Ne cédons pas sur le nucléaire iranien

Jean-Sylvestre Mongrenier, chercheur associé à l’Institut Thomas More

19 novembre 2014 • Opinion •


Un accord doit être trouvé d’ici au 24 novembre. Soucieux de fonder un nouvel équilibre géopolitique, les Occidentaux auraient tort de faire des concessions à l’un des pays qui déstabilisent tout le Moyen-Orient.


Depuis 2002, il est avéré que Téhéran viole les obligations contractées dans le cadre du traité sur la non-prolifération, l’Agence internationale de l’énergie (AIEA) accumulant données et rapports. L’Iran possède 20 000 centrifugeuses, réparties sur deux sites d’enrichissement (Natanz et Fordow). Parallèlement, un réacteur à eau lourde est en construction à Arak.

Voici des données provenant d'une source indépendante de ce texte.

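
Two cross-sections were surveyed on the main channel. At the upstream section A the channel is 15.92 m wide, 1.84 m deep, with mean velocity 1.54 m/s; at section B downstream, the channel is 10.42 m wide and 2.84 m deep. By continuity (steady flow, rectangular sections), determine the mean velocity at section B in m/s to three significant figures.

Q = A₁V₁ = (15.92×1.84) × 1.54 = 45.11 m³/s
A₂ = 10.42 × 2.84 = 29.59 m²
V₂ = Q/A₂ = 45.11/29.59 = 1.524 m/s

1.52 m/s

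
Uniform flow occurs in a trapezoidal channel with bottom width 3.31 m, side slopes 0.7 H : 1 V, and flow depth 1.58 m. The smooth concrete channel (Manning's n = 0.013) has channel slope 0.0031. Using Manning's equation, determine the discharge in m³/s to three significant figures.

29.4 m³/s

A = (b + z·y)·y = (3.31 + 0.7×1.58)×1.58 = 6.977 m²
P = b + 2y√(1+z²) = 3.31 + 2×1.58×√(1+0.7²) = 7.167 m
R = A/P = 6.977/7.167 = 0.9735 m
Q = (1/n)·A·R^(2/3)·S^(1/2) = (1/0.013) × 6.977 × 0.9735^(2/3) × 0.0031^(1/2) = 29.35 m³/s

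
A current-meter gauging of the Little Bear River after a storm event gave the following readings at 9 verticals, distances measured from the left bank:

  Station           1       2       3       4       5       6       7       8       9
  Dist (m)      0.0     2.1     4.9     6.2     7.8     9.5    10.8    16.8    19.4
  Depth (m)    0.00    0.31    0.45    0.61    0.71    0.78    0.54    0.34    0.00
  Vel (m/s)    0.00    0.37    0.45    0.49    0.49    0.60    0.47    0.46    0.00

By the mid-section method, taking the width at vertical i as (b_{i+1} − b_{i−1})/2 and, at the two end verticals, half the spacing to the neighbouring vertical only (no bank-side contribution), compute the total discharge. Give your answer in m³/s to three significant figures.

w_2 = (4.9 − 0.0)/2 = 2.45 m; q_2 = 0.37 × 0.31 × 2.45 = 0.2810 m³/s
w_3 = (6.2 − 2.1)/2 = 2.05 m; q_3 = 0.45 × 0.45 × 2.05 = 0.4151 m³/s
w_4 = (7.8 − 4.9)/2 = 1.45 m; q_4 = 0.49 × 0.61 × 1.45 = 0.4334 m³/s
w_5 = (9.5 − 6.2)/2 = 1.65 m; q_5 = 0.49 × 0.71 × 1.65 = 0.5740 m³/s
w_6 = (10.8 − 7.8)/2 = 1.5 m; q_6 = 0.60 × 0.78 × 1.5 = 0.7020 m³/s
w_7 = (16.8 − 9.5)/2 = 3.65 m; q_7 = 0.47 × 0.54 × 3.65 = 0.9264 m³/s
w_8 = (19.4 − 10.8)/2 = 4.3 m; q_8 = 0.46 × 0.34 × 4.3 = 0.6725 m³/s
Stations 1, 9 contribute zero (depth or velocity is 0).
Q = Σ qᵢ = 4.004 m³/s

4.00 m³/s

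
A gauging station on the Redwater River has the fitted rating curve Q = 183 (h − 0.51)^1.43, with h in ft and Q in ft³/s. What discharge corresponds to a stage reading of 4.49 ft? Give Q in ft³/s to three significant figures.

Q = 183 × (4.49 − 0.51)^1.43 = 183 × 3.98^1.43 = 1319 ft³/s

1320 ft³/s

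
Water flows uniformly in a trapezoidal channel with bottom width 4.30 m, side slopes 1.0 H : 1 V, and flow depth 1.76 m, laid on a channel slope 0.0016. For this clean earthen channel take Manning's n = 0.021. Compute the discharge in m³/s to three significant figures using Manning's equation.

A = (b + z·y)·y = (4.30 + 1.0×1.76)×1.76 = 10.67 m²
P = b + 2y√(1+z²) = 4.30 + 2×1.76×√(1+1.0²) = 9.278 m
R = A/P = 10.67/9.278 = 1.150 m
Q = (1/n)·A·R^(2/3)·S^(1/2) = (1/0.021) × 10.67 × 1.150^(2/3) × 0.0016^(1/2) = 22.29 m³/s

22.3 m³/s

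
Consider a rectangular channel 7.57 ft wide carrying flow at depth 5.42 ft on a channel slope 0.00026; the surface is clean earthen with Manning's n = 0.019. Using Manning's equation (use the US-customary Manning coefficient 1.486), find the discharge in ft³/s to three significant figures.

A = b·y = 7.57 × 5.42 = 41.03 ft²
P = b + 2y = 7.57 + 2×5.42 = 18.41 ft
R = A/P = 41.03/18.41 = 2.229 ft
Q = (1.486/n)·A·R^(2/3)·S^(1/2) = (1.486/0.019) × 41.03 × 2.229^(2/3) × 0.00026^(1/2) = 88.28 ft³/s

88.3 ft³/s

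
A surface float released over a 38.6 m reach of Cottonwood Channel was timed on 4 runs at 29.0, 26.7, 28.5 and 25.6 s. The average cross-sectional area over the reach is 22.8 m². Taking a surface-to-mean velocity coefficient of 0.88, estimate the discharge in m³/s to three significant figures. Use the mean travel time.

t̄ = (29.0 + 26.7 + 28.5 + 25.6) / 4 = 27.45 s
v_surface = L / t̄ = 38.6 / 27.45 = 1.406 m/s
v_mean = 0.88 × 1.406 = 1.237 m/s
Q = A × v_mean = 22.8 × 1.237 = 28.21 m³/s

28.2 m³/s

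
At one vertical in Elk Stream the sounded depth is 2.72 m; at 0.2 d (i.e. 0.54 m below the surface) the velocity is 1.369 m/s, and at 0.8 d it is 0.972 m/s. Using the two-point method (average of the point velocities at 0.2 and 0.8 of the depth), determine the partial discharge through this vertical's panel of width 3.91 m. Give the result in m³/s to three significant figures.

v̄ = (1.369 + 0.972) / 2 = 1.171 m/s
q = v̄ × d × w = 1.171 × 2.72 × 3.91 = 12.45 m³/s

12.4 m³/s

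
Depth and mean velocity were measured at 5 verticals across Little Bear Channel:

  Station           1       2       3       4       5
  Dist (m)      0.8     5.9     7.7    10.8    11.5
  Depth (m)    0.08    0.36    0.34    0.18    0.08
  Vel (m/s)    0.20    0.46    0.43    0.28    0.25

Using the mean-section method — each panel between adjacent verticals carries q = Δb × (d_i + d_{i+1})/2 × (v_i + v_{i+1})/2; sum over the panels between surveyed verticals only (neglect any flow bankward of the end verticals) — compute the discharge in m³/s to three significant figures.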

En dépit de l’accord intérimaire, la quantité d’uranium enrichi s’est accrue. Téhéran dispose de plus de 7 600 kg d’uranium enrichi à 5 %, contre 6 000 kg en 2013. Le pouvoir iranien a certes accepté de diluer une partie des 186 kg d’uranium enrichi à 20%, mais l’opération est réversible, et il conserve les moyens de mener un programme militaire.

Si les résolutions des Nations unies exigent la fin du processus d’enrichissement, les négociateurs ne cherchent plus qu’à limiter le nombre de centrifugeuses iraniennes et à mettre en place un système de contrôle leur accordant un délai suffisant pour agir si nécessaire. C’est un recul.

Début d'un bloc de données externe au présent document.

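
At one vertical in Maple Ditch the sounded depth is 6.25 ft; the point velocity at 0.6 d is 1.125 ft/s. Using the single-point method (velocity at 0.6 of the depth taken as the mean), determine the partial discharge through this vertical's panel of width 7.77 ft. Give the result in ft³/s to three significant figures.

v̄ = v₀.₆ = 1.125 ft/s
q = v̄ × d × w = 1.125 × 6.25 × 7.77 = 54.63 ft³/s

54.6 ft³/s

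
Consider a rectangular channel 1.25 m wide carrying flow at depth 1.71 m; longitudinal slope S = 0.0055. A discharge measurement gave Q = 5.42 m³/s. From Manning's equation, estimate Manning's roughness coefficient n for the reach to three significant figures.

0.0174

A = b·y = 1.25 × 1.71 = 2.138 m²
P = b + 2y = 1.25 + 2×1.71 = 4.670 m
R = A/P = 2.138/4.670 = 0.4577 m
n = (1/Q)·A·R^(2/3)·S^(1/2) = (1/5.42) × 2.138 × 0.5939 × 0.07416 = 0.01737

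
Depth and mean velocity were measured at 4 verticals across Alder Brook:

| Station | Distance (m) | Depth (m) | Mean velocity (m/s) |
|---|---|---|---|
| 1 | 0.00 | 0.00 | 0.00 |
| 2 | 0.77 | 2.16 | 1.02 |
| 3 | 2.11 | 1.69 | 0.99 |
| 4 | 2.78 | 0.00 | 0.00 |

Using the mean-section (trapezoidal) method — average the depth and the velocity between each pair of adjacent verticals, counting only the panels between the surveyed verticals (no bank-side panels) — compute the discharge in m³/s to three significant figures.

3.30 m³/s

Panel 1-2: Δb = 0.77 m, d̄ = (0.00+2.16)/2 = 1.08, v̄ = (0.00+1.02)/2 = 0.51 → q = 0.77×1.08×0.51 = 0.4241 m³/s
Panel 2-3: Δb = 1.34 m, d̄ = (2.16+1.69)/2 = 1.925, v̄ = (1.02+0.99)/2 = 1.005 → q = 1.34×1.925×1.005 = 2.592 m³/s
Panel 3-4: Δb = 0.67 m, d̄ = (1.69+0.00)/2 = 0.845, v̄ = (0.99+0.00)/2 = 0.495 → q = 0.67×0.845×0.495 = 0.2802 m³/s
Q = Σ q = 3.297 m³/s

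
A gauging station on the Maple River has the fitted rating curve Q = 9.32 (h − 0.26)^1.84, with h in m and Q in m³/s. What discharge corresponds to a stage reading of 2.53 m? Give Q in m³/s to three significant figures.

42.1 m³/s

Q = 9.32 × (2.53 − 0.26)^1.84 = 9.32 × 2.27^1.84 = 42.12 m³/s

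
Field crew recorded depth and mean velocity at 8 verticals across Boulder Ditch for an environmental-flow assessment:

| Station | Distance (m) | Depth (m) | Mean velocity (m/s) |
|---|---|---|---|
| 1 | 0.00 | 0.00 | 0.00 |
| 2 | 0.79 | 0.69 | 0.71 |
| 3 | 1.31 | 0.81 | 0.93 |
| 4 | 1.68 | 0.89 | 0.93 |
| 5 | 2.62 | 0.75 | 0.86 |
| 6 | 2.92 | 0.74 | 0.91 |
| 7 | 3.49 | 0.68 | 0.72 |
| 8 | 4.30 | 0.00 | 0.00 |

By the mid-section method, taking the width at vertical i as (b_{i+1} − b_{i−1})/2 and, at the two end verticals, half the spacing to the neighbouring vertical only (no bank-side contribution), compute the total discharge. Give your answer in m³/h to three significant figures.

8020 m³/h

w_2 = (1.31 − 0.00)/2 = 0.655 m; q_2 = 0.71 × 0.69 × 0.655 = 0.3209 m³/s
w_3 = (1.68 − 0.79)/2 = 0.445 m; q_3 = 0.93 × 0.81 × 0.445 = 0.3352 m³/s
w_4 = (2.62 − 1.31)/2 = 0.655 m; q_4 = 0.93 × 0.89 × 0.655 = 0.5421 m³/s
w_5 = (2.92 − 1.68)/2 = 0.62 m; q_5 = 0.86 × 0.75 × 0.62 = 0.3999 m³/s
w_6 = (3.49 − 2.62)/2 = 0.435 m; q_6 = 0.91 × 0.74 × 0.435 = 0.2929 m³/s
w_7 = (4.30 − 2.92)/2 = 0.69 m; q_7 = 0.72 × 0.68 × 0.69 = 0.3378 m³/s
Stations 1, 8 contribute zero (depth or velocity is 0).
Q = Σ qᵢ = 2.229 m³/s
= 2.229 × 3600 = 8024 m³/h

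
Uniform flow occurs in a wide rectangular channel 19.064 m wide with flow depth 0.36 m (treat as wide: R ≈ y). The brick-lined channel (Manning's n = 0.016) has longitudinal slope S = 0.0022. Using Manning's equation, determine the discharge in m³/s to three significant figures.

A = b·y = 19.064 × 0.36 = 6.863 m²
Wide channel: R ≈ y = 0.36 m
Q = (1/n)·A·R^(2/3)·S^(1/2) = (1/0.016) × 6.863 × 0.3600^(2/3) × 0.0022^(1/2) = 10.18 m³/s

10.2 m³/s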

En contrepartie de maigres concessions, sans collaboration sincère avec l’AIEA, l’Iran bénéficie d’une levée partielle des sanctions internationales (le pétrole iranien est à nouveau exporté) et il a fait reconnaître un « droit à l’enrichissement » unilatéralement proclamé. Bref, les dirigeants iraniens n’ont pas cédé sur l’essentiel, et ils progressent vers leur objectif central : devenir un « État du seuil » capable de passer au stade militaire.

Sur cette réalité brute sont plaquées espérances et représentations. L’élection sous contrôle de Rohani prouverait que l’Iran est sur le chemin de la modération, la volonté de s’insérer pacifiquement dans la mondialisation prenant le pas sur le révolutionnarisme islamique. Certains vont plus loin. Nous serions à la veille d’un retournement géopolitique fondé sur l’opposition commune de l’Occident et de l’Iran au djihadisme sunnite. Une nouvelle grande alliance pourrait voir le jour.

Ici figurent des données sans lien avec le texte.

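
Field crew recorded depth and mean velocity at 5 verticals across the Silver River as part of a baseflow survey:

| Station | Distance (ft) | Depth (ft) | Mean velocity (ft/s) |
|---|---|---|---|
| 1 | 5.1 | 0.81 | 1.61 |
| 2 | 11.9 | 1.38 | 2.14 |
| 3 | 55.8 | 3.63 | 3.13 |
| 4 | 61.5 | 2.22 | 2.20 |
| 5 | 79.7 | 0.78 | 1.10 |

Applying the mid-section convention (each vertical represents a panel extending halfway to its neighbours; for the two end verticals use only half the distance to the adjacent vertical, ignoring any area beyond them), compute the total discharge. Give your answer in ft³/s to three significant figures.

w_1 = (11.9 − 5.1)/2 = 3.4 ft; q_1 = 1.61 × 0.81 × 3.4 = 4.434 ft³/s
w_2 = (55.8 − 5.1)/2 = 25.35 ft; q_2 = 2.14 × 1.38 × 25.35 = 74.86 ft³/s
w_3 = (61.5 − 11.9)/2 = 24.8 ft; q_3 = 3.13 × 3.63 × 24.8 = 281.8 ft³/s
w_4 = (79.7 − 55.8)/2 = 11.95 ft; q_4 = 2.20 × 2.22 × 11.95 = 58.36 ft³/s
w_5 = (79.7 − 61.5)/2 = 9.1 ft; q_5 = 1.10 × 0.78 × 9.1 = 7.808 ft³/s
Q = Σ qᵢ = 427.2 ft³/s

427 ft³/s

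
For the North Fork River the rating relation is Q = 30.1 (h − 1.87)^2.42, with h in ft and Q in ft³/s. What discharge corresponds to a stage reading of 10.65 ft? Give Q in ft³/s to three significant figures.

Q = 30.1 × (10.65 − 1.87)^2.42 = 30.1 × 8.78^2.42 = 5779 ft³/s

5780 ft³/s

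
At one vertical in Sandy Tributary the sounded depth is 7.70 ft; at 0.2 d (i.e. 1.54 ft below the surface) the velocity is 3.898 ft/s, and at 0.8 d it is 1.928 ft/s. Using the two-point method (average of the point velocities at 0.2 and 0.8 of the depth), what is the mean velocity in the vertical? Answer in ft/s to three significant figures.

2.91 ft/s

v̄ = (3.898 + 1.928) / 2 = 2.913 ft/s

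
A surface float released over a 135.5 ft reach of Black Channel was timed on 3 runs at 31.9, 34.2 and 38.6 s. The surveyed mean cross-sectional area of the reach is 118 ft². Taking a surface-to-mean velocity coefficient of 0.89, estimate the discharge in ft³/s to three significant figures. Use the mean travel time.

t̄ = (31.9 + 34.2 + 38.6) / 3 = 34.9 s
v_surface = L / t̄ = 135.5 / 34.9 = 3.883 ft/s
v_mean = 0.89 × 3.883 = 3.455 ft/s
Q = A × v_mean = 118 × 3.455 = 407.7 ft³/s

408 ft³/s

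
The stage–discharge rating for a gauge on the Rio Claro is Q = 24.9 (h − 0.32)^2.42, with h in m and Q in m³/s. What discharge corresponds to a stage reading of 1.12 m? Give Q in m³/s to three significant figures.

Q = 24.9 × (1.12 − 0.32)^2.42 = 24.9 × 0.8^2.42 = 14.51 m³/s

14.5 m³/s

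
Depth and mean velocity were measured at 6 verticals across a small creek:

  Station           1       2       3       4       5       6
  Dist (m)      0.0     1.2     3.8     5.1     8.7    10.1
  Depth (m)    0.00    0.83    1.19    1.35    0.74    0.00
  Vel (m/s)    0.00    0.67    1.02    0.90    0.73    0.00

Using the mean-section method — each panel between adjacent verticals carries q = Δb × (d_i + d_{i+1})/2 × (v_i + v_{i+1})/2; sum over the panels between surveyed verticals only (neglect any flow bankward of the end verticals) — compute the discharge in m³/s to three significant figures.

7.23 m³/s

Panel 1-2: Δb = 1.2 m, d̄ = (0.00+0.83)/2 = 0.415, v̄ = (0.00+0.67)/2 = 0.335 → q = 1.2×0.415×0.335 = 0.1668 m³/s
Panel 2-3: Δb = 2.6 m, d̄ = (0.83+1.19)/2 = 1.01, v̄ = (0.67+1.02)/2 = 0.845 → q = 2.6×1.01×0.845 = 2.219 m³/s
Panel 3-4: Δb = 1.3 m, d̄ = (1.19+1.35)/2 = 1.27, v̄ = (1.02+0.90)/2 = 0.96 → q = 1.3×1.27×0.96 = 1.585 m³/s
Panel 4-5: Δb = 3.6 m, d̄ = (1.35+0.74)/2 = 1.045, v̄ = (0.90+0.73)/2 = 0.815 → q = 3.6×1.045×0.815 = 3.066 m³/s
Panel 5-6: Δb = 1.4 m, d̄ = (0.74+0.00)/2 = 0.37, v̄ = (0.73+0.00)/2 = 0.365 → q = 1.4×0.37×0.365 = 0.1891 m³/s
Q = Σ q = 7.226 m³/s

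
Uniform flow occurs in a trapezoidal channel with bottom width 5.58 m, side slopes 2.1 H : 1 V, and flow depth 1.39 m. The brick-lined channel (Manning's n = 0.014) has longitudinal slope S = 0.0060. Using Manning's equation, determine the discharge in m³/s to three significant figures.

A = (b + z·y)·y = (5.58 + 2.1×1.39)×1.39 = 11.81 m²
P = b + 2y√(1+z²) = 5.58 + 2×1.39×√(1+2.1²) = 12.05 m
R = A/P = 11.81/12.05 = 0.9807 m
Q = (1/n)·A·R^(2/3)·S^(1/2) = (1/0.014) × 11.81 × 0.9807^(2/3) × 0.0060^(1/2) = 64.52 m³/s

64.5 m³/s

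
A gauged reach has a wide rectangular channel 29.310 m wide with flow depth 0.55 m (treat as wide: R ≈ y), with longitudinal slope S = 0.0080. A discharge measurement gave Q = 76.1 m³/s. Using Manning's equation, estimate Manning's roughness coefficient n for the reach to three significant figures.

A = b·y = 29.310 × 0.55 = 16.12 m²
Wide channel: R ≈ y = 0.55 m
n = (1/Q)·A·R^(2/3)·S^(1/2) = (1/76.1) × 16.12 × 0.6713 × 0.08944 = 0.01272

0.0127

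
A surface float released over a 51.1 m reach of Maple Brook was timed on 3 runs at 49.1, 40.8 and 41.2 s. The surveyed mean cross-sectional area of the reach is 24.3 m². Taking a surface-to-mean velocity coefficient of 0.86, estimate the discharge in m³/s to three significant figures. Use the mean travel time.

24.4 m³/s

t̄ = (49.1 + 40.8 + 41.2) / 3 = 43.7 s
v_surface = L / t̄ = 51.1 / 43.7 = 1.169 m/s
v_mean = 0.86 × 1.169 = 1.006 m/s
Q = A × v_mean = 24.3 × 1.006 = 24.44 m³/s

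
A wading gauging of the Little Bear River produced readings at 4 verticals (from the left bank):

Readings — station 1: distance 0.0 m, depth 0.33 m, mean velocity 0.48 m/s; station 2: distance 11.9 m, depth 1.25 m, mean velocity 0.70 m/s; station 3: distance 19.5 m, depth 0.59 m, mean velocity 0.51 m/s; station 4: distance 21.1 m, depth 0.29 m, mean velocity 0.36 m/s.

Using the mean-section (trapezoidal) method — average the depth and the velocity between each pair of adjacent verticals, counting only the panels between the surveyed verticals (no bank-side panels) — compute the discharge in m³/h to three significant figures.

36300 m³/h

Panel 1-2: Δb = 11.9 m, d̄ = (0.33+1.25)/2 = 0.79, v̄ = (0.48+0.70)/2 = 0.59 → q = 11.9×0.79×0.59 = 5.547 m³/s
Panel 2-3: Δb = 7.6 m, d̄ = (1.25+0.59)/2 = 0.92, v̄ = (0.70+0.51)/2 = 0.605 → q = 7.6×0.92×0.605 = 4.230 m³/s
Panel 3-4: Δb = 1.6 m, d̄ = (0.59+0.29)/2 = 0.44, v̄ = (0.51+0.36)/2 = 0.435 → q = 1.6×0.44×0.435 = 0.3062 m³/s
Q = Σ q = 10.08 m³/s
= 10.08 × 3600 = 36300 m³/h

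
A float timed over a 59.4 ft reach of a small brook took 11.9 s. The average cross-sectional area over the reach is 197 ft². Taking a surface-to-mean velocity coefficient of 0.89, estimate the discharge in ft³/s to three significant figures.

v_surface = L / t̄ = 59.4 / 11.9 = 4.992 ft/s
v_mean = 0.89 × 4.992 = 4.443 ft/s
Q = A × v_mean = 197 × 4.443 = 875.2 ft³/s

875 ft³/s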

Ces vues sont contrefactuelles. La politique agressive et dominatrice de l’Iran est l’une des forces chaotiques du Moyen-Orient. Le programme nucléaire, les essais balistiques et la constitution d’un arc chiite ont provoqué les régimes arabes sunnites, poussés à des jeux dangereux qui se retournent contre eux. Conjugué aux effets de la guerre en Syrie, l’appui de Téhéran au sectarisme d’Al-Maliki, l’ancien premier ministre irakien, a servi la montée en puissance de l’État islamique.

Aussi les négociateurs occidentaux doivent-ils rester centrés sur leur premier objectif : non point orchestrer un nouvel ordre régional, ou faire advenir un Iran démocratique et libéral, mais s’assurer que Téhéran n’accédera pas à l’arme nucléaire. La reconnaissance d’un droit à l’enrichissement et l’acceptation d’un nombre significatif de centrifugeuses, moyennant un dispositif de contrôle transitoire déjà présenté comme attentatoire à la souveraineté nationale, ne vont pas dans le sens de l’objectif recherché.

La solution qui consisterait à évacuer l’uranium hautement enrichi vers la Russie, chargée de le convertir en combustible pour la centrale nucléaire de Bouchehr, laisse sceptique. D’une part, Téhéran n’acceptera pas de se dessaisir de la totalité de son stock ou s’efforcera de le reconstituer. D’autre part, la volonté de Moscou de s’opposer à l’Occident sur tous les fronts ne préjuge pas d’une coopération durable. On peut redouter l’usage que Poutine ferait de ce nouveau levier de pouvoir.

Si la diplomatie française a un rôle particulier à jouer dans cette négociation, c’est celui d’être la gardienne des principes, envers et contre la volonté forcenée d’aboutir et de sceller une réconciliation historique. Le fond du sujet est trop grave pour être sacrifié aux apparences, et l’absence d’accord est préférable à un mauvais accord. Il faut tenir la ligne.